8. Records and review
Investigation notes, hearing packs, decision letters, and appeal outcomes are stored confidentially in [system/location], separate from the general personnel file, and retained in line with our data retention policy. Expired warnings are disregarded for future disciplinary purposes.
This policy is reviewed [frequency, e.g. annually] and after any case that exposes a gap. Owner: [name/role]. Next review due: [date].
How to adapt this template.
Name the roles first — investigator, hearing chair, appeal manager — and check the same person is not doing two of them; where a small team forces doubling up, say so in the policy.
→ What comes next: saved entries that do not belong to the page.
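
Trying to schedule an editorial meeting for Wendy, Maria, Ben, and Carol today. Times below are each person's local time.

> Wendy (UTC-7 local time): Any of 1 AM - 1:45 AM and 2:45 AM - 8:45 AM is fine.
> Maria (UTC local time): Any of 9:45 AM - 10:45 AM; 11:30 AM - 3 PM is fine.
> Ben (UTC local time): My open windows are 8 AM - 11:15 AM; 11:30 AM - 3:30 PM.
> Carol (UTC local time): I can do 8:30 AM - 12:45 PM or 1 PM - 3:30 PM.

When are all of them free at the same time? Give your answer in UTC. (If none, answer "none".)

Wendy in UTC: 08:00-08:45, 09:45-15:45 (add 7h to convert from UTC-7).
Maria in UTC: 09:45-10:45, 11:30-15:00.
Ben in UTC: 08:00-11:15, 11:30-15:30.
Carol in UTC: 08:30-12:45, 13:00-15:30.
Wendy ∩ Maria: 09:45-10:45, 11:30-15:00.
Wendy ∩ Maria ∩ Ben: 09:45-10:45, 11:30-15:00.
Wendy ∩ Maria ∩ Ben ∩ Carol: 09:45-10:45, 11:30-12:45, 13:00-15:00.
Those are the intersection windows.

09:45-10:45, 11:30-12:45, 13:00-15:00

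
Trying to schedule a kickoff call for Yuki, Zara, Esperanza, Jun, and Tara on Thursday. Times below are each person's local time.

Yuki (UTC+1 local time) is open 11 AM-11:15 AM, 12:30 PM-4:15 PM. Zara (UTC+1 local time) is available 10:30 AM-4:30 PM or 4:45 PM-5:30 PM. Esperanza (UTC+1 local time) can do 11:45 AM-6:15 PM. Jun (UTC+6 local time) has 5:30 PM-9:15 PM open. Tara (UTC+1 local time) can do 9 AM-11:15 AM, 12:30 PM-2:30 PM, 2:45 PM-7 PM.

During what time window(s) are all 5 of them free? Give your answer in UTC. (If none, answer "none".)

Yuki in UTC: 10:00-10:15, 11:30-15:15 (subtract 1h to convert from UTC+1).
Zara in UTC: 09:30-15:30, 15:45-16:30 (subtract 1h to convert from UTC+1).
Esperanza in UTC: 10:45-17:15 (subtract 1h to convert from UTC+1).
Jun in UTC: 11:30-15:15 (subtract 6h to convert from UTC+6).
Tara in UTC: 08:00-10:15, 11:30-13:30, 13:45-18:00 (subtract 1h to convert from UTC+1).
Yuki ∩ Zara: 10:00-10:15, 11:30-15:15.
Yuki ∩ Zara ∩ Esperanza: 11:30-15:15.
Yuki ∩ Zara ∩ Esperanza ∩ Jun: 11:30-15:15.
Yuki ∩ Zara ∩ Esperanza ∩ Jun ∩ Tara: 11:30-13:30, 13:45-15:15.
Those are the intersection windows.

11:30-13:30, 13:45-15:15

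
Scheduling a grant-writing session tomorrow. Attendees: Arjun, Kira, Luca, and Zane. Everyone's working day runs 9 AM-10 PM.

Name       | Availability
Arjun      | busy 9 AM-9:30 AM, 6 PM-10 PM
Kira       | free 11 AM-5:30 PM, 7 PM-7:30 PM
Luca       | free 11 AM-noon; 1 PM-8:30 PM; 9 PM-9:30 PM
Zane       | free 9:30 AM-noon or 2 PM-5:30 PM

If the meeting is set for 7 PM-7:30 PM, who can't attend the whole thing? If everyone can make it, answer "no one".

Arjun, Zane

Arjun free: 09:30-18:00 (invert busy blocks within the working day).
Kira free: 11:00-17:30, 19:00-19:30.
Luca free: 11:00-12:00, 13:00-20:30, 21:00-21:30.
Zane free: 09:30-12:00, 14:00-17:30.
Arjun: not fully free for 19:00-19:30. Kira: free for 19:00-19:30. Luca: free for 19:00-19:30. Zane: not fully free for 19:00-19:30.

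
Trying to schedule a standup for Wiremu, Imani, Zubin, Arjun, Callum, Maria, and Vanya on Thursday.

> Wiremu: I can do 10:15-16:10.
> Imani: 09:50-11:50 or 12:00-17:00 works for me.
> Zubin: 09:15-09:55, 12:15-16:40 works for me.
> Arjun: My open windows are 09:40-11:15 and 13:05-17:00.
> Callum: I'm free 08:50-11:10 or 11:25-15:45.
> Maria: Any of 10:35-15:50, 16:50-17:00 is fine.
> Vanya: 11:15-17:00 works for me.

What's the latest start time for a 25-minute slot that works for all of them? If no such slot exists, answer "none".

Wiremu ∩ Imani: 10:15-11:50, 12:00-16:10.
Wiremu ∩ Imani ∩ Zubin: 12:15-16:10.
Wiremu ∩ Imani ∩ Zubin ∩ Arjun: 13:05-16:10.
Wiremu ∩ Imani ∩ Zubin ∩ Arjun ∩ Callum: 13:05-15:45.
Wiremu ∩ Imani ∩ Zubin ∩ Arjun ∩ Callum ∩ Maria: 13:05-15:45.
Wiremu ∩ Imani ∩ Zubin ∩ Arjun ∩ Callum ∩ Maria ∩ Vanya: 13:05-15:45.
So the common availability across everyone is 13:05-15:45.
The last common window of at least 25 minutes is 13:05-15:45; a 25-minute meeting can start as late as 15:20 and still end by 15:45.

15:20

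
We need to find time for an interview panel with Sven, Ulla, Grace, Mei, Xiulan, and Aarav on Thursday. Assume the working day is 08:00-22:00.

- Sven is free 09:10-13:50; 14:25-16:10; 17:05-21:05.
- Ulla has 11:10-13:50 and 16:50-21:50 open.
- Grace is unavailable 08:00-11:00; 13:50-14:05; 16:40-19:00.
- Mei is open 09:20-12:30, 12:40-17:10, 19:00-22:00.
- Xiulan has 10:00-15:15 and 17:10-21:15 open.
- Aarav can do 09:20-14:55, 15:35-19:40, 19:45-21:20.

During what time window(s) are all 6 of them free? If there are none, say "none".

11:10-12:30, 12:40-13:50, 19:00-19:40, 19:45-21:05

Sven free: 09:10-13:50, 14:25-16:10, 17:05-21:05.
Ulla free: 11:10-13:50, 16:50-21:50.
Grace free: 11:00-13:50, 14:05-16:40, 19:00-22:00 (invert busy blocks within the working day).
Mei free: 09:20-12:30, 12:40-17:10, 19:00-22:00.
Xiulan free: 10:00-15:15, 17:10-21:15.
Aarav free: 09:20-14:55, 15:35-19:40, 19:45-21:20.
Sven ∩ Ulla: 11:10-13:50, 17:05-21:05.
Sven ∩ Ulla ∩ Grace: 11:10-13:50, 19:00-21:05.
Sven ∩ Ulla ∩ Grace ∩ Mei: 11:10-12:30, 12:40-13:50, 19:00-21:05.
Sven ∩ Ulla ∩ Grace ∩ Mei ∩ Xiulan: 11:10-12:30, 12:40-13:50, 19:00-21:05.
Sven ∩ Ulla ∩ Grace ∩ Mei ∩ Xiulan ∩ Aarav: 11:10-12:30, 12:40-13:50, 19:00-19:40, 19:45-21:05.
Those are the intersection windows.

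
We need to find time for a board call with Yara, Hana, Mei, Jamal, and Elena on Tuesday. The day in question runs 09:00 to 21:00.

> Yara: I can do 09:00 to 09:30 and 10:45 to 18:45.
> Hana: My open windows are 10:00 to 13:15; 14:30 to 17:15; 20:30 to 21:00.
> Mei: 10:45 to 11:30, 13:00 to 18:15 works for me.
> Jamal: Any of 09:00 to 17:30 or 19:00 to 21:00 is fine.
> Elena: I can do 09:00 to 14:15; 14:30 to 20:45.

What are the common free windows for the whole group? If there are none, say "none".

10:45-11:30, 13:00-13:15, 14:30-17:15

Yara ∩ Hana: 10:45-13:15, 14:30-17:15.
Yara ∩ Hana ∩ Mei: 10:45-11:30, 13:00-13:15, 14:30-17:15.
Yara ∩ Hana ∩ Mei ∩ Jamal: 10:45-11:30, 13:00-13:15, 14:30-17:15.
Yara ∩ Hana ∩ Mei ∩ Jamal ∩ Elena: 10:45-11:30, 13:00-13:15, 14:30-17:15.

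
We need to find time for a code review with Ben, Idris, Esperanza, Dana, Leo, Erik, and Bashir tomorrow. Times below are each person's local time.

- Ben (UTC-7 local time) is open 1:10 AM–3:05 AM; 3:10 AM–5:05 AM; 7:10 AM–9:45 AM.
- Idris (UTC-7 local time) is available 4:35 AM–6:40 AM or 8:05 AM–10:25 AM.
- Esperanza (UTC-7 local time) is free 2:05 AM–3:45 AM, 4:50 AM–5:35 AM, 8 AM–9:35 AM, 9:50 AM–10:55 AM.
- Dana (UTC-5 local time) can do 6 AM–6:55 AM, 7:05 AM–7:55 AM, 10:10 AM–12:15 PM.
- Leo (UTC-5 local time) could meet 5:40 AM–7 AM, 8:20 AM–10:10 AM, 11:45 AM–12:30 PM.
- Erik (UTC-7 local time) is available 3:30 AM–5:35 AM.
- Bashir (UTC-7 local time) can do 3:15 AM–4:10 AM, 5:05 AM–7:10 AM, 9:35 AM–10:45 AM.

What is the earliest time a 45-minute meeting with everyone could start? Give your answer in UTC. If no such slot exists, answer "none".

none

Ben in UTC: 08:10-10:05, 10:10-12:05, 14:10-16:45 (add 7h to convert from UTC-7).
Idris in UTC: 11:35-13:40, 15:05-17:25 (add 7h to convert from UTC-7).
Esperanza in UTC: 09:05-10:45, 11:50-12:35, 15:00-16:35, 16:50-17:55 (add 7h to convert from UTC-7).
Dana in UTC: 11:00-11:55, 12:05-12:55, 15:10-17:15 (add 5h to convert from UTC-5).
Leo in UTC: 10:40-12:00, 13:20-15:10, 16:45-17:30 (add 5h to convert from UTC-5).
Erik in UTC: 10:30-12:35 (add 7h to convert from UTC-7).
Bashir in UTC: 10:15-11:10, 12:05-14:10, 16:35-17:45 (add 7h to convert from UTC-7).
Ben ∩ Idris: 11:35-12:05, 15:05-16:45.
Ben ∩ Idris ∩ Esperanza: 11:50-12:05, 15:05-16:35.
Ben ∩ Idris ∩ Esperanza ∩ Dana: 11:50-11:55, 15:10-16:35.
Ben ∩ Idris ∩ Esperanza ∩ Dana ∩ Leo: 11:50-11:55.
Ben ∩ Idris ∩ Esperanza ∩ Dana ∩ Leo ∩ Erik: 11:50-11:55.
Ben ∩ Idris ∩ Esperanza ∩ Dana ∩ Leo ∩ Erik ∩ Bashir: ∅.
There is no time when everyone is free.
No common window is at least 45 minutes long.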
Set your warning durations and appeal deadlines in the outcomes and appeals sections, and use the same numbers in every letter you send.
Adapt the gross misconduct list to your operation — a kitchen, a warehouse, and an office each have different fatal risks.
Reference this policy from your written statement of employment particulars, which must tell employees where to find your disciplinary rules.
Train every manager who might chair a hearing before they need to, using the ACAS step-by-step guidance alongside this policy.
Keep template letters — invitation, outcome, appeal outcome — next to the policy so managers do not improvise under pressure.
Turn this template into trained, proven behaviour
A policy in a drawer proves nothing. In TrainedTeam this template becomes assigned training with knowledge checks, e-signature acknowledgments, version history, and an audit-ready record of who completed what, when.
Disciplinary Policy & Procedure template FAQs
Is a disciplinary policy a legal requirement in the UK?
The written statement of employment particulars — due on or before an employee's first day — must set out your disciplinary rules and procedure or point to a document that does, under the Employment Rights Act 1996. Tribunals also measure fairness against the ACAS Code of Practice, so a written policy that follows it is effectively essential for any UK employer.
What is the ACAS Code of Practice and does it bind us?
It is the statutory code setting the minimum standard of fairness for disciplinary and grievance handling: investigate, inform in writing, meet, allow accompaniment, decide, and offer an appeal. Failing to follow it is not an offence in itself, but an employment tribunal can adjust compensation where the Code was unreasonably ignored.
Can we skip straight to a final written warning or dismissal?
Yes, where the misconduct is serious enough — the warning ladder is not a fixed escalator. A first act of serious misconduct can justify a final written warning, and gross misconduct can justify summary dismissal, provided a fair investigation and hearing come first.
Who can accompany an employee to a disciplinary hearing?
The ACAS Code reflects the statutory right to be accompanied by a colleague or a trade union representative at hearings that could result in formal action. The companion can present the employee's case and confer with them, but cannot answer questions on the employee's behalf.
Is suspension a disciplinary sanction?
No. Suspension on full pay is a neutral holding measure used only where there is a genuine risk to people, property, or the integrity of the investigation. Keep it as short as possible and under review — treating it as a punishment undermines the fairness of everything that follows.